Estonian motorcycle brand

Renard is a motorcycle manufacturer in Estonia. The brand was founded in 1938 by J. Lään and was based in Tallinn.

==Early production==
Renard produced lightweight motorcycles from 1938. "Renard" is French for fox, and a fox's head was used as the brand's logo. The first models had a 98cc Sachs two-stroke engine, and had an appearance similar to a Wanderer motorcycle. They were finished in black with gold coach-lines. In March 1944, when the country was occupied by Nazi Germany, during a bombing raid by the Soviets, the factory suffered a direct hit and was destroyed. Production never started again. No examples of the machines exist, but frame no. 2 from 1938 frame survives.

==2008 revival==
In 2008, a number of Estonian engineers and business people, led by Andres Uibomäe, decided to revive the brand.

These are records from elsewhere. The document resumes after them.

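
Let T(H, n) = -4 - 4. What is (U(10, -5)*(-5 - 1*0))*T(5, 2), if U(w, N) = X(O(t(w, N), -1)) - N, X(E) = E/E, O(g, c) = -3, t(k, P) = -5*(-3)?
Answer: 240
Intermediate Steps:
t(k, P) = 15
T(H, n) = -8
X(E) = 1
U(w, N) = 1 - N
(U(10, -5)*(-5 - 1*0))*T(5, 2) = ((1 - 1*(-5))*(-5 - 1*0))*(-8) = ((1 + 5)*(-5 + 0))*(-8) = (6*(-5))*(-8) = -30*(-8) = 240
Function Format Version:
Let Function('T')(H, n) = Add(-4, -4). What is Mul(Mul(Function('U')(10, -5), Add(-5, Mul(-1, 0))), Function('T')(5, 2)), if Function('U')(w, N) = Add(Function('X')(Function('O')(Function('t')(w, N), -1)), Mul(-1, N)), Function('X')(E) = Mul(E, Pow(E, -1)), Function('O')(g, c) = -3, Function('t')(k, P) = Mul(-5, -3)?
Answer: 240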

In April 2010, a prototype of a new motorcycle was presented at the Hanover Technology Fair: the Renard Grand Tourer. This has a 125hp longitudinal eight-valve Moto Guzzi V-twin as power source. The machine had a very modern design, with a carbon fiber/Kevlar monocoque frame and a trailed swing front fork with a single, central coil spring. The first production bike was delivered in September 2015. Production is around 100 units a year.